Internal communications suffers a perennial problem. In technology companies, there is a persistent pressure to tell everyone everything, all at once, and right now. Every function has updates to share, every department wants visibility and every CEO wants to drive “good news” momentum. Making “noise” is a good thing.
If you work in SecOps more noise equals more risk. The more alerts you have, the harder it is to find the ones that need immediate action. Yet in my experience, this idea of more noise being detrimental into understanding and action, does not stretch beyond the SOC to internal communications. Frankly, noise (both internal and external) is seen as something to be celebrated. I say it’s time to re-evaluate comms noise as a business risk.
When volume of noise prevents focus on what is important
In the SOC, we call it alert fatigue. In a press release it is called momentum. On the intranet it is called ensuring internal alignment. Why is noise considered detrimental to focus in one situation, but not to the other?
We know that more alerts do not equal better security, they mean more investigation time, more false positives, and more opportunities for the zero-day to slip through amongst the phishing spam. Cybersecurity professionals understand alert fatigue as a serious risk and employ many tools to mitigate it.
Likewise, having more “news” to read does not equal more effective communication. It means more messages to digest, more changes of focus, more distraction from the job at hand. Employees are expected to consume massive amounts of information every day from every direction, and yet companies often make it hard for them to determine what is relevant and urgent.
Noise triggers our irrelevance filter
We instinctively filter out what we perceive as irrelevant noise. If you are interrupted by an irrelevant email enough times, you will learn to ignore it. So, if a company posts 8 internal emails with no real news in them, why should you imagine that the ninth is suddenly important enough for you to stop your work and read it? Especially if it was written by AI because your internal comms team is chronically under resourced, and the product management leader wanted to see action.
When every update becomes everybody’s update, employees stop knowing what matters. Leaders mistake distribution for understanding and internal channels become crowded with messages that are individually reasonable but collectively exhausting. The company intranet (and email) becomes less like a comms channel and more like a very polite denial-of-service attack on everyone’s attention. Good internal comms does not make everyone louder on every channel. It creates a system where information reaches the people who will find it relevant, useful, or motivating.
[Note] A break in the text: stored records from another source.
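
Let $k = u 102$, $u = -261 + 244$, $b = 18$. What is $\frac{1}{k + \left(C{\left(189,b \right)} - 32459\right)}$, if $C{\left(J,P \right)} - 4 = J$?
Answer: $- \frac{1}{34000} \approx -2.9412 \cdot 10^{-5}$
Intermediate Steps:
$C{\left(J,P \right)} = 4 + J$
$u = -17$
$k = -1734$ ($k = \left(-17\right) 102 = -1734$)
$\frac{1}{k + \left(C{\left(189,b \right)} - 32459\right)} = \frac{1}{-1734 + \left(\left(4 + 189\right) - 32459\right)} = \frac{1}{-1734 + \left(193 - 32459\right)} = \frac{1}{-1734 - 32266} = \frac{1}{-34000} = - \frac{1}{34000}$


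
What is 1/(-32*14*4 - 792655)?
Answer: -1/794447 ≈ -1.2587e-6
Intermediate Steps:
1/(-32*14*4 - 792655) = 1/(-448*4 - 792655) = 1/(-1792 - 792655) = 1/(-794447) = -1/794447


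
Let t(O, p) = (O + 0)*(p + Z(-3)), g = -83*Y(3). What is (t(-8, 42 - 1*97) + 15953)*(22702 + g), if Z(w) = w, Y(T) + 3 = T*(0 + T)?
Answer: 364523068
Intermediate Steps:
Y(T) = -3 + T² (Y(T) = -3 + T*(0 + T) = -3 + T*T = -3 + T²)
g = -498 (g = -83*(-3 + 3²) = -83*(-3 + 9) = -83*6 = -498)
t(O, p) = O*(-3 + p) (t(O, p) = (O + 0)*(p - 3) = O*(-3 + p))
(t(-8, 42 - 1*97) + 15953)*(22702 + g) = (-8*(-3 + (42 - 1*97)) + 15953)*(22702 - 498) = (-8*(-3 + (42 - 97)) + 15953)*22204 = (-8*(-3 - 55) + 15953)*22204 = (-8*(-58) + 15953)*22204 = (464 + 15953)*22204 = 16417*22204 = 364523068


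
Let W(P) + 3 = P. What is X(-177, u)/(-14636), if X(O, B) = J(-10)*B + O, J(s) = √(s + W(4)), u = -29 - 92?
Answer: 177/14636 + 363*I/14636 ≈ 0.012093 + 0.024802*I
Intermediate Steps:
W(P) = -3 + P
u = -121
J(s) = √(1 + s) (J(s) = √(s + (-3 + 4)) = √(s + 1) = √(1 + s))
X(O, B) = O + 3*I*B (X(O, B) = √(1 - 10)*B + O = √(-9)*B + O = (3*I)*B + O = 3*I*B + O = O + 3*I*B)
X(-177, u)/(-14636) = (-177 + 3*I*(-121))/(-14636) = (-177 - 363*I)*(-1/14636) = 177/14636 + 363*I/14636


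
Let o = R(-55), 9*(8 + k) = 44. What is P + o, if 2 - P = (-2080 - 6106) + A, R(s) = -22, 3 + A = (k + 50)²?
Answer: 483605/81 ≈ 5970.4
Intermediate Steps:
k = -28/9 (k = -8 + (⅑)*44 = -8 + 44/9 = -28/9 ≈ -3.1111)
A = 177841/81 (A = -3 + (-28/9 + 50)² = -3 + (422/9)² = -3 + 178084/81 = 177841/81 ≈ 2195.6)
P = 485387/81 (P = 2 - ((-2080 - 6106) + 177841/81) = 2 - (-8186 + 177841/81) = 2 - 1*(-485225/81) = 2 + 485225/81 = 485387/81 ≈ 5992.4)
o = -22
P + o = 485387/81 - 22 = 483605/81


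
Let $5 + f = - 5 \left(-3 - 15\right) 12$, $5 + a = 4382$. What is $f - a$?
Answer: $-3302$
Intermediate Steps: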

Noise is destructive to focus, and just as we are trying to reduce it in the SOC, we need to reduce it across the organization.
Lessons from the SOC
Cybersecurity professionals build trust into the architecture with verified identities, access controls, audit trails, segmentation, source validation, escalation paths and clear ownership. AI is used to tune signals and reduce the noise. They know that a flood of low-value alerts makes analysts slower and increases risk.
The intranet should do the same for organizational information. The platforms should enable role-based access to relevant groups, have built in friction to prevent the posting of noise, and creation dates and owners for all content. It also needs escalation paths to remove outdated information, so no time is wasted.
AI should not be used by internal comms (or anyone) to create more noise within an organization, its value is sort and filter fast. AI-driven intranets should route updates to the right audiences, summarize long material, identify FAQs and surface relevant information based on role, location, project or function.
The responsibility for success still sits at the top, and culture cannot be delegated to the agents to fix. If the organization cannot decide what matters, has poor governance and a political culture in which every stakeholder insists their update is critical, AI will simply amplify it with an automated newsletter and cheery summary.
The operational risk of an employee base overwhelmed by noisy signals and unable to focus effectively extends far beyond the SOC or SecOps team.
It's never just noise, it's a business risk.